Anyone struggling through the pandemic with slow or non-existent Wi-Fi should keep a few things in mind. “People have been ordering Wi-Fi equipment, network hardware and routers from Amazon and it was fine for a while,” Thies told the Courier. “Now the systems are put to the test. All the kids are being homeschooled, parents are working at home – with staff in some cases – and the systems are being tested. “People are realizing this is not serving their home so well,” said Thies, “So we have to get them more professional-grade equipment.” This issue is not restricted to only larger homes, but also apartment dwellers in very dense areas.
Beverly Hills IT consultant Anthony Le sums it up to getting more broadband to help increase speeds. “My clients are having trouble connecting to their offices for work,” said Le. While most providers offer great downloading, not so with uploading. The solution? “Ask for asymmetrical broadband, which means the download and upload is matching,” he said.
Additional roadblocks that may prevent equipment from operating effectively include older construction with plaster walls, lots of glass or concrete. “It requires an upgrade and more access points – essentially your Wi-Fi antennas positioned around the house,” explained Thies.
You might need to rectify this situation with adding new signal boosters in the home. “Wi-Fi is the base, but it only goes so far,” explained Le. “The idea is to try to extend the signal out farther from the central location of the Wi-Fi.” Le cites Wi-Fi mesh as a more popular option. “This is like an extender, but they all talk to each other. So, if you’re walking around your home, it follows you seamlessly.”
Mesh brands to look into are Eero, Netgear, and Google also makes one. They typically cost a few hundred dollars.
Thies advises all his clients to subscribe to the maximum speed they can get from their internet provider. “If you’re starting with their best package, you’re at least guaranteed some level of service to keep you going,” he said. “We have a strained infrastructure in the hills above Sunset anyway, and there are plenty of areas that have not been upgraded but it’s very difficult and costly to change that. Three months ago, 75 to 80 percent of the population was not at their home but spread out over the city,” he adds.
Spectrum has been monitoring the situation and the network closely, “We are poised to adjust resources as needed to provide the reliable internet and essential services our customers depend on,” said Dennis Johnson, Senior Director, West Region Communications for Charter Communications (which owns Spectrum.) To keep up with increasing demand, Charter has invested $40 billion over the last five years in new technology and network upgrades.
For a larger home, you should consider enterprise-grade hardware which can also be used for a commercial building. “Treat yourself to the best unless you enjoy hearing your teenagers scream at you because their connection dropped out in the middle of their AP test,” said Thies. “Investing in great hardware results in better coverage, higher reliability, faster speed, less drop-outs, and the capacity for many users on the system at once.”

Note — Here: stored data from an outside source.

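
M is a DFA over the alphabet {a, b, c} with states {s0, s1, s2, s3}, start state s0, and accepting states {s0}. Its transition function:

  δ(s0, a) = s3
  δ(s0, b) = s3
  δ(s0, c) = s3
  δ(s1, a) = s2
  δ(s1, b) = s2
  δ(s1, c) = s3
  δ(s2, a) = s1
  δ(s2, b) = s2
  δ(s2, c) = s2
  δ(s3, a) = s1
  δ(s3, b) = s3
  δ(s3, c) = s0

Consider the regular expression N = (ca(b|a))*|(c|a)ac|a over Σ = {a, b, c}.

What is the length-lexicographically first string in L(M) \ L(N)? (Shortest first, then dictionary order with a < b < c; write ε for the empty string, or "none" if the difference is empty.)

The string ac is accepted by M but not by N.
No shorter string lies in the difference, and ac is the lexicographically first length-2 string in L(M) \ L(N).

ac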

He added, “Although consumer products like Eero and Ecobee are nice for the average American home, which has about eight to 10 connected devices, our typical client has over 200 networked devices in the home. This is more than most small businesses.” Since all home systems from security to garage doors, lighting and even the pool are connected to the internet on some level, Thies advises purchasing pro equipment such as Ruckus, Access Networks, Cisco or Meraki which are more complex business line portholes. They can cost in the thousands of dollars, but offer better coverage and strong signals.